Freeman Vines was chasing a sound.
He couldn’t remember where he had heard it, but it resonated in his mind. His attempts to replicate it in mass-produced guitars were unsuccessful, so Vines took matters into his own hands: in 1958, he began manufacturing guitars.
“I didn’t care what the guitar looked like,” Vines said in a 2020 documentary titled “Hanging Tree Guitars: The Art of Freeman Vines.” “I didn’t care what color the guitar was. She was looking for a tone.”
Vines, now 80, never replicated the sound, but along the way he made dozens of unique guitars, using wood from barns, watering holes and other unexpected—and significant—sources. A series of his guitars featured in a traveling exhibit (currently at the Maria V. Howard Arts Center at the Imperial Center in Rocky Mount, North Carolina) came from wood harvested from a tree that had been used to lynch victims. blacks.
Vines, who now has a store in Fountain, North Carolina, grew up on a nearby plantation during the period of institutionalized discrimination against blacks, working alongside his mother in the fields for paltry wages.

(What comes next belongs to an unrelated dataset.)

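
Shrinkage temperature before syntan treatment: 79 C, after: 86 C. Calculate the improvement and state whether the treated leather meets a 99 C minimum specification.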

When he got older, he toured a bit as a jazz musician. But the quest to recreate that sound turned out to be the animating force of his life. He carved guitars into different shapes, with specific designs and electronic configurations. Some are made to look like traditional African masks.
“These guitars have a character and a sound all their own,” Vines said in a video accompanying his exhibit. “For someone, it’s just a bit of wood glued together. For me, it’s something else”.
Chris Bergson, a musician and associate professor at Berklee College of Music in Boston, said there has been a big jump in independent guitar manufacturing in recent years. “You’ll get something really special and unique, like the opposite of a guitar you buy in a store.”
Vines has multiple myeloma, but he hasn’t slowed down. “Take a nap and keep working, keep creating,” said Timothy Duffyfounder of the Music Maker Foundation, a nonprofit organization that supports artists in the southern US and produced the documentary about Vines.
Vines was recently released from a rehab facility after time in a cancer ward. “They really wanted him to stay there,” Duffy recalled. “He said, ‘They say I’m dying, but you could be dead in three minutes.’ I’m living now.’”
The wood used to make the “pitchfork guitars” has a “characteristic of its own,” Vines said. “All that stuff there, people think I carved it and put it there — it wasn’t like that. I was there.
“There are spirits in each of these woods,” Duffy said of the Vines philosophy.
Vines said it’s important to “let the saw do the work” when shaping guitars. “It’s like making biscuits. No two biscuits are alike.
“The wood speaks to me,” Vines is quoted as saying in the book “Hanging Tree Guitars.” “Wood has character.”